Bitcoin-Mining war schon immer ein attraktiver Teil der Kryptowährungs-Bewegung, und mit dem Anstieg des Preises von Bitcoin fließen nun riesige Mengen an Rechenleistung in die Bemühungen, neue Blöcke zu schaffen und sich die kleine Menge an Bitcoin zu sichern, die aus dem Erfolg resultiert. Wie das Papier feststellt, gibt das Mining auch denen mit immenser Rechenleistung einen Anreiz, nicht zu versuchen, die Blockchain selbst anzugreifen, da sie stattdessen neue Coins bekommen.

7. Umgang mit der wachsenden Blockchain

Sobald die letzte Transaktion eines Coins unter genügend Blöcken verborgen ist, können die verbrauchten Transaktionen verworfen werden, um Speicherplatz zu sparen.

Die Bitcoin-Verarbeitung ist mit zunehmender Beliebtheit langsamer geworden, aber die Gründer von Bitcoin haben die Notwendigkeit vorausgesehen, die wachsende Blockchain effizient zu gestalten.

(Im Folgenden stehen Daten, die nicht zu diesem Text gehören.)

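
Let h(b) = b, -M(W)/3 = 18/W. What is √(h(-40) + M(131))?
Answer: I*√693514/131 ≈ 6.3571*I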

Die Methodik besteht darin, ältere Blöcke mit kürzeren Hashes zu komprimieren, sobald sich genügend frühere Transaktionen angesammelt haben. Diese Kürzung der Blockchain hat sich jedoch als problematischer erwiesen als im Whitepaper erwartet. Dies ist zum Teil darauf zurückzuführen, dass man nicht garantieren kann, dass ein zu komprimierender Block keine Informationen enthält, die für den Rest der Blockchain von entscheidender Bedeutung sind.